Jazz trumpeter Clark Terry, whose seven-decade career as a leader of big bands and sideman spanned a golden era of 20th century jazz, has died at 94, his wife announced on Sunday.
"Our beloved Clark Terry has joined the big band in heaven where he'll be singing and playing with the angels," his wife Gwen said on his Facebook page.
"He left us peacefully, surrounded by his family, students and friends."
Terry, who was honored in 2010 with a Grammy Lifetime Achievement Award, was best known to the broader US public as a soloist on the house band of NBC's "The Tonight Show."
But he played with many of the marquee names of jazz, and flourished in a period of musical brilliance.
Born in St. Louis, Missouri in 1920, he began playing in clubs in the early 1940s and then with US Navy bands during World War II.
After the war, he played with the Count Basie and Duke Ellington orchestras, and was part of the group that performed Ellington's score for Otto Preminger's "Anatomy of a Murder" in 1959.
Terry performed with Billie Holiday, Ella Fitzgerald, Dinah Washington, Stan Getz, Thelonious Monk, Billy Strayhorn, Louis Armstrong, Yusef Lateef, Dizzy Gillespie and many others.

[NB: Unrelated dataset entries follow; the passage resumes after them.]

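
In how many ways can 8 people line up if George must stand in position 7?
Fix one position: (8-1)! = 5040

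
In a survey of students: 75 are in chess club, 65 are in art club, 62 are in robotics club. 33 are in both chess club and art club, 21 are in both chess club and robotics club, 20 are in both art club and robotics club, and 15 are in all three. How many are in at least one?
|A∪B∪C| = 75+65+62-33-21-20+15 = 143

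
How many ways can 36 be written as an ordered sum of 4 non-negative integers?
C(36+4-1, 4-1) = C(39, 3) = 9139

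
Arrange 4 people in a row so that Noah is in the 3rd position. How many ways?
Fix one position: (4-1)! = 6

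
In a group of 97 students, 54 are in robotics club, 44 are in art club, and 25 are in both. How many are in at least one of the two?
|A∪B| = |A| + |B| - |A∩B| = 54 + 44 - 25 = 73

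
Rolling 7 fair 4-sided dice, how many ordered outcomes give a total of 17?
Coefficient of x^17 in (x + x² + ... + x^4)^7. By inclusion-exclusion on dice exceeding 4: Σ_j (-1)^j C(7,j)·C(17-1-4j, 6) = C(7,0)·C(16,6) - C(7,1)·C(12,6) + C(7,2)·C(8,6) = 1·8008 - 7·924 + 21·28 = 2128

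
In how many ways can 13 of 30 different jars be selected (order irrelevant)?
C(30,13) = 30!/(13!×17!) = 119759850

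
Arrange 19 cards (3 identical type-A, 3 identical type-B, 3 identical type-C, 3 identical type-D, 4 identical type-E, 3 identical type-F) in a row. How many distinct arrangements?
19! / (3! × 3! × 3! × 3! × 4! × 3!) = 651819168000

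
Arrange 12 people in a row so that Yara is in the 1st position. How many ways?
Fix one position: (12-1)! = 39916800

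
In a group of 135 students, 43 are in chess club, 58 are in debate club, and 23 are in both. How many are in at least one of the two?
|A∪B| = |A| + |B| - |A∩B| = 43 + 58 - 23 = 78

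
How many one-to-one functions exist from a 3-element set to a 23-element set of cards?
P(23,3) = 23!/(23-3)! = 10626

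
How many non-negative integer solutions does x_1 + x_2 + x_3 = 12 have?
C(12+3-1, 3-1) = C(14, 2) = 91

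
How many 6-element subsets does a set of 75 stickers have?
C(75,6) = 75!/(6!×69!) = 201359550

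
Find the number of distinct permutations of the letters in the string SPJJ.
4! / (2! × 1! × 1!) = 12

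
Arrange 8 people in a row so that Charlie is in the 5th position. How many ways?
Fix one position: (8-1)! = 5040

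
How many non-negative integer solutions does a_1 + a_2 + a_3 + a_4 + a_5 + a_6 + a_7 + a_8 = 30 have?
C(30+8-1, 8-1) = C(37, 7) = 10295472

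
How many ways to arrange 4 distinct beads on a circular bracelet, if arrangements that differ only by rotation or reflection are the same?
(4-1)!/2 = 6/2 = 3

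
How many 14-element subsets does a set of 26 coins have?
C(26,14) = 26!/(14!×12!) = 9657700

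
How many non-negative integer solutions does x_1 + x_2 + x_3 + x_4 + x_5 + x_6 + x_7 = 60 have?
C(60+7-1, 7-1) = C(66, 6) = 90858768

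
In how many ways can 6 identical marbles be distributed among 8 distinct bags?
C(6+8-1, 8-1) = C(13, 7) = 1716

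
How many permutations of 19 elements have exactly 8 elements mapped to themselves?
Choose the 8 fixed points C(19,8) = 75582, derange the rest: !11 = Σ_{j=0}^{11} (-1)^j·11!/j! = 39916800 - 39916800 + 19958400 - 6652800 + 1663200 - 332640 + 55440 - 7920 + 990 - 110 + 11 - 1 = 14684570. Product = 75582 × 14684570 = 1109889169740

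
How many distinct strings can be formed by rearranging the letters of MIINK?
5! / (1! × 1! × 1! × 2!) = 60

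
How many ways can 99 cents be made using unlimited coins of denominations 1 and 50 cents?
Coefficient of x^99 in 1/(1-x^1) · 1/(1-x^50). Use j coins of 50 for j = 0..⌊99/50⌋ = 1, the rest in 1s: 1 + 1 = 2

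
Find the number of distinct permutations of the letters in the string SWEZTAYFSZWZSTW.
15! / (3! × 3! × 1! × 1! × 3! × 1! × 2! × 1!) = 3027024000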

He was a mentor to big band leader, composer-arranger Quincy Jones and another legend, trumpeter Miles Davis.
Variety said he led or co-led more than 80 recording dates and played on more than 900 sessions by the time of his last one in 2004.
From the 1970s onward, Terry toured with the Oscar Peterson and his own Big B-A-D band.
Named a Jazz Master by the National Endowment for the Arts, he toured the Middle East and Africa as a cultural ambassador for the US State Department.
In 2011, he published the autobiography "Clark."